By Mark Bishop, Deputy Director
The latest school food memory du jour shared in our Fresh Voices for Fresh Choices contest made me think of a recent NPR story about astronaut food. Bob Edwards interviewed NASA Food Scientist Michelle Perchonok and discussed the evolving state of freeze dried food. While the critiques of the vacuum packed beef stew were less than stellar (and quite hilarious) it made me think of this school food story that was submitted by Erin Crouch:
In kindergarten, we received large round Pilot Bread crackers and powdered milk during snack time. Also known as hardtack, Pilot Bread came in a long blue box with a sailor boy on it and formed a gluey clot in the mouth, which could be chewed for fifteen minutes at a time. The powdered milk was light blue in color from being mixed up half-strength and doled out in paper cups.

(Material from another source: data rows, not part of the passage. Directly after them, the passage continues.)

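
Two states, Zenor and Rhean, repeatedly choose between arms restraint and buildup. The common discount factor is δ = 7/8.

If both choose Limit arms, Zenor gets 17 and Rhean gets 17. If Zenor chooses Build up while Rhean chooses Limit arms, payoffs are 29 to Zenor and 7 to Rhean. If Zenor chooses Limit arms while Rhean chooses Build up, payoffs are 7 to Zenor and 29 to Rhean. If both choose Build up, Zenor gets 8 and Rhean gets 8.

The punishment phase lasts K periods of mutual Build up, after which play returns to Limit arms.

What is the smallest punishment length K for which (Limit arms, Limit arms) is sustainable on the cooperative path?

IC: δ(1−δ^K)/(1−δ) ≥ (29−17)/(17−8) = 4/3.
With δ = 7/8: need 1 − δ^K ≥ 4/3·(1−7/8)/(7/8), i.e. δ^K ≤ 0.8095.
Since (7/8)^1 = 0.8750 and (7/8)^2 = 0.7656, the smallest such K is 2.

2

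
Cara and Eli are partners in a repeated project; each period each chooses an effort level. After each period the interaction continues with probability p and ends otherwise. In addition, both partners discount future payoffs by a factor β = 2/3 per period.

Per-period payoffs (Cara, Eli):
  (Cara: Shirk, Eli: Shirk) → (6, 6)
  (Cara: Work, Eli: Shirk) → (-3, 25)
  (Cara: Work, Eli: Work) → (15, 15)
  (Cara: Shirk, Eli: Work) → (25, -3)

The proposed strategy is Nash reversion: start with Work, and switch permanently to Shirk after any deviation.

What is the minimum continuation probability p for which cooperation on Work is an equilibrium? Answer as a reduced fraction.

15/19

Expected continuation weight on next period's payoff is β·p = 2/3·p, which plays the role of the discount factor.
Cooperation requires 2/3·p ≥ (25−15)/(25−6) = 10/19, hence p ≥ 15/19.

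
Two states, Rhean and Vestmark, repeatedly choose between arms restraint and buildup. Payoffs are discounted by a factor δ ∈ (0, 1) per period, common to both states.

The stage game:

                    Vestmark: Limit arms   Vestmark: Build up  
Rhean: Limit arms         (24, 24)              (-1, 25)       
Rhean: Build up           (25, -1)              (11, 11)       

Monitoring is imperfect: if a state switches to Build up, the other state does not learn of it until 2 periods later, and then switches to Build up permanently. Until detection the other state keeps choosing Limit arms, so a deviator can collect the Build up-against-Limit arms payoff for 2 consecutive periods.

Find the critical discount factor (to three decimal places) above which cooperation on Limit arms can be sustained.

Deviating for the 2 undetected periods gains 25−24 = 1 per period over cooperation, then loses 24−11 = 13 per period forever once punishment starts.
Gain: 1(1 + δ + … + δ^1); loss: 13·δ^2/(1−δ).
No profitable deviation ⇔ 1(1−δ^2) ≤ 13·δ^2, i.e. δ^2 ≥ 1/(1+13) = 1/14.
Hence δ ≥ (1/14)^(1/2) ≈ 0.267.

0.267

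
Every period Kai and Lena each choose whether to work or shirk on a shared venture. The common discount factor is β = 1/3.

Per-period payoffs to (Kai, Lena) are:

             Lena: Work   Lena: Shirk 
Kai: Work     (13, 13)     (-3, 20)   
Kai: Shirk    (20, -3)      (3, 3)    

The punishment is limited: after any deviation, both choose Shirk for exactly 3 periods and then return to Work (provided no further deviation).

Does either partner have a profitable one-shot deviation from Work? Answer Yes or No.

Yes

A one-shot deviation gives 20 now, then 3 for 3 periods, then back to 13.
Gain from deviating: (20−13) today; loss: (13−3) in each of the next 3 periods.
No-deviation condition: (13−3)(β+…+β^3) ≥ 20−13, i.e. β+…+β^3 ≥ 7/10.
At β = 1/3: β+…+β^3 = 0.4815 < 0.7000.
So cooperation is not sustainable.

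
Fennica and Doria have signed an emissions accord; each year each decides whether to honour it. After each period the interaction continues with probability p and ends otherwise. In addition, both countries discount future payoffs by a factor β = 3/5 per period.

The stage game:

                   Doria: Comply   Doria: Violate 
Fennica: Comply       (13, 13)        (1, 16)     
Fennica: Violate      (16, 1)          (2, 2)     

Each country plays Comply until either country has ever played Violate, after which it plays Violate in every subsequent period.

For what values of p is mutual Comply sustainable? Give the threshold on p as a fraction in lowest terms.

5/14

Expected continuation weight on next period's payoff is β·p = 3/5·p, which plays the role of the discount factor.
Cooperation requires 3/5·p ≥ (16−13)/(16−2) = 3/14, hence p ≥ 5/14.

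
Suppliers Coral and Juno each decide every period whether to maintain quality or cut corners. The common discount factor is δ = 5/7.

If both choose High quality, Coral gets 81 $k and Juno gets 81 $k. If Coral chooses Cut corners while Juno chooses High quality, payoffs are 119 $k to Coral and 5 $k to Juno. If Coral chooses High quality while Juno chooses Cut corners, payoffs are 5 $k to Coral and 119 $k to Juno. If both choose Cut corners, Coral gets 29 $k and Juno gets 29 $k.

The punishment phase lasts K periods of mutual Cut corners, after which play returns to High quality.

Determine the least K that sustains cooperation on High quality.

No profitable deviation requires (81−29)(δ+…+δ^K) ≥ 119−81, i.e. δ+…+δ^K ≥ 19/26 ≈ 0.7308.
With δ = 5/7, the partial sums are K=1: 0.7143, K=2: 1.2245.
K = 2 is the first length at which the sum reaches 0.7308.

2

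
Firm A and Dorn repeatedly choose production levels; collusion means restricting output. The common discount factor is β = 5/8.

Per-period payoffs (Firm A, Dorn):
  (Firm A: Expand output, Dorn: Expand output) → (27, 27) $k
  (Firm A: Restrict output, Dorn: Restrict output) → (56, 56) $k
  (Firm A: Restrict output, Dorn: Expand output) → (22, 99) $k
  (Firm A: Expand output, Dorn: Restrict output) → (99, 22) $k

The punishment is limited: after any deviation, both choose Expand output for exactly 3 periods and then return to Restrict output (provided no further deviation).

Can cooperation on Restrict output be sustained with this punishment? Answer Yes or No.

No

Comparing payoff streams over the 4 periods until play realigns: cooperate → 56(1+β+…+β^3); deviate → 99 + 27(β+…+β^3).
Cooperation is sustained iff (56−27)(β+…+β^3) ≥ 99−56.
β+…+β^3 = 5/8·(1−(5/8)^3)/(1−5/8) = 1.2598, and (99−56)/(56−27) = 1.4828.
1.2598 < 1.4828, so cooperation is not sustainable.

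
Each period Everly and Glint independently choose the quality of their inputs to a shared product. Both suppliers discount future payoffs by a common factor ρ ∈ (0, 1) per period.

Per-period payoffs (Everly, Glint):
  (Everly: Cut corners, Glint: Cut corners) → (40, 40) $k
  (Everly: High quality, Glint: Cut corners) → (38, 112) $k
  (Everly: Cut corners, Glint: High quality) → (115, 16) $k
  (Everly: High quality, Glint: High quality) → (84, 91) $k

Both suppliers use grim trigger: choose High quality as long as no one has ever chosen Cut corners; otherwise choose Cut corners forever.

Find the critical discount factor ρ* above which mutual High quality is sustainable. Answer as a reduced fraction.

31/75

For Everly: deviation gain 115−84 = 31, per-period punishment loss 84−40 = 44. IC gives ρ ≥ 31/75.
For Glint: gain 21, loss 51 per period, so ρ ≥ 21/72 = 7/24.
The tighter constraint is Everly's, so cooperation needs ρ ≥ 31/75.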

But the best treat of all came when I was in second grade. The Bethel-Kuskokwim School District introduced the first ready-made meals any of us had ever seen. Flown in from thousands of miles away, the aluminum trays had three compartments and were covered by a piece of cardboard in either green or orange with a stylized plate, fork and knife on them. When you peeled back the crinkly aluminum edge, a puff of steam came out and the meal was revealed: a beige piece of meat, either carrots or peas depending on the color of the cardboard, and a small square of cherry cake. I adored these meals, even though all of the components tasted the same. To me, the salty taste was the future -- one step away from my jetpack.
Let's work to make sure that the real school food of the future is healthy and fresh.